Three Faces West (1940) starring John Wayne, Sigrid Gurie, Charles Coburn, Spencer Charters, Helen MacKellar, Roland Varno, Sonny Bupp directed by Bernard Vorhaus Movie Review

Three Faces West (1940)   3/53/53/53/53/5

Three Faces West - John Wayne, Sigrid Gurie, Charles Coburn

A Dust Up for The Duke

"Three Faces West" or "The Refugee" as it is also known is a bit of a curiosity. It's a curiosity because it starts with European doctors in particular Dr. Braun and his daughter becoming refugee's in American having escaped their native countries and the constant march of the Third Reich. But this is not a movie about war or the hardship of these refugees as the storyline shifts as the Braun's settle in a North Dakota town where the once fertile land is now barren because of the strong winds which have made it a dust bowl. And so it morphs into this story of farmers and the community having to fight to save their land whilst deciding or not whether it is worth the battle or whether they should trek across country to better land. The symbolism of refugees and the farmers having to make choices is obvious but then that is not the end of it because "Three Faces West" ends up becoming a romance, a love triangle with Leni Braun in the middle of it. It's not bad but neither is it that good and whilst the special effects, mainly of the dust being blow up, are good considering its age there is little else, not even John Wayne's performance which makes it memorable.

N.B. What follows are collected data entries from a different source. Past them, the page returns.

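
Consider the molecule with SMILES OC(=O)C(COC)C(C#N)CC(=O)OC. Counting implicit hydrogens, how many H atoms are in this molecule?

13

Walk through each heavy atom and fill implicit hydrogens from standard valence (C 4, N 3, O 2, S 2, halogen 1):
  atom 1: O, bond orders sum to 1 (valence 2) → 1 H
  atom 2: C, bond orders sum to 4 (valence 4) → 0 H
  atom 3: O, bond orders sum to 2 (valence 2) → 0 H
  atom 4: C, bond orders sum to 3 (valence 4) → 1 H
  atom 5: C, bond orders sum to 2 (valence 4) → 2 H
  atom 6: O, bond orders sum to 2 (valence 2) → 0 H
  atom 7: C, bond orders sum to 1 (valence 4) → 3 H
  atom 8: C, bond orders sum to 3 (valence 4) → 1 H
  atom 9: C, bond orders sum to 4 (valence 4) → 0 H
  atom 10: N, bond orders sum to 3 (valence 3) → 0 H
  atom 11: C, bond orders sum to 2 (valence 4) → 2 H
  atom 12: C, bond orders sum to 4 (valence 4) → 0 H
  atom 13: O, bond orders sum to 2 (valence 2) → 0 H
  atom 14: O, bond orders sum to 2 (valence 2) → 0 H
  atom 15: C, bond orders sum to 1 (valence 4) → 3 H
Total hydrogens: 13.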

Having fled his native Vienna with his daughter Leni (Sigrid Gurie) in order to avoid Hitler and the Third Reich, Dr. Braun (Charles Coburn - Gentlemen Prefer Blondes) becomes a refugee in America where he takes the job of doctor in Ashville Forks, North Dakota. But it is a struggle for both Dr. Braun and his daughter, so different to his luxurious home back in Vienna and with the dust storms it is almost inhabitable. But they stay and Leni finds herself falling for John Phillips (John Wayne - Dark Command) who seems to try and keep things going in the town. But Leni must make a decision as although she has fallen for John she is still betrothed to Eric (Roland Varno) who helped them escape Vienna and feels indebted to him.

So as already mentioned "Three Faces West" starts off on an almost war note as it establishes Three Faces West doctors in America looking to find work having escaped their native countries and Hitler's advance. It's actually quite good as it establishes all of this through what appears to be a radio show where all the doctors speak about themselves, their skills in the hope that someone will hire them. And it is this which leads to John Phillips requesting Dr. Braun and his daughter to head to the town of Ashville Forks North Dakota to become their doctor, a position which no one has stayed in for more than a week due to the terrible dust storms.

Now to be honest the minute you have John Phillips meeting Leni Braun it is rather obvious that they are going to end up falling for each other despite Leni's initial hatred of Ashville and animosity towards him. And to be honest it is one of the most static romantic elements you will ever see with big kisses which spring up from nowhere and tight embraces. But it does usher in the issue of Leni finding herself having to chose between John and Eric the man who helped her and her father escape from Vienna which at least adds a small twist.

But whilst you have this rather obvious romantic element you also have the blight of the farmers in Ashville Forks as they endeavour to try and save their land despite it being completely futile. And so you then have this element of choices where they have to decide whether they should stay or journey 1500 miles across country to start afresh in more fertile pastures. The symbolism between Dr. Braun leaving Vienna and the locals leaving North Dakota for fresh pastures in Oregon is very obvious and if you didn't pick up on it there is a rather unsubtle speech by Dr. Braun which reiterates this point.

The thing is that all of this, everything about "Three Faces West" is what can be called functional. Every part of the story builds to the next part and usually doesn't do so in anything close to a subtle manner but it is also surprisingly entertaining. You know that John and Leni will fall for each other but you can't wait for them to do so, you know that John will have to battle those who disagree with him about heading to Oregon but you want that bit of machismo and whilst it never really serves up a surprise the outcome works even if it is what you could guess was going to happen.

Now whilst it's not the most memorable John Wayne performance it is an enjoyable one as he plays John Phillips. Those elements that became Wayne's trademarks are not really present and what you have got is Wayne playing a genuinely nice young man who wants to get things done for the good. It means that when Phillips and Leni inevitably fall for each other you are kind of happy and to be honest Sigrid Gurie who plays Leni works well with Wayne even if it is the sort of romance which is hard kisses and tight hugs. But the real star of "Three Faces West" is Charles Coburn who brings plenty of quirky amusement as Dr. Braun but not so much that it makes his character a joke. So okay I wouldn't trust Dr. Braun with a stethoscope let alone a scalpel but he ends up the glue which keeps everything going.

What this all boils down to is that "Three Faces West" is entertaining in an old fashioned sort of way and whilst the term subtlety seems to have been forgotten it keeps you interested through having nice characters. But it isn't that memorable and as a John Wayne movie it is one which would come in the lower half of the list.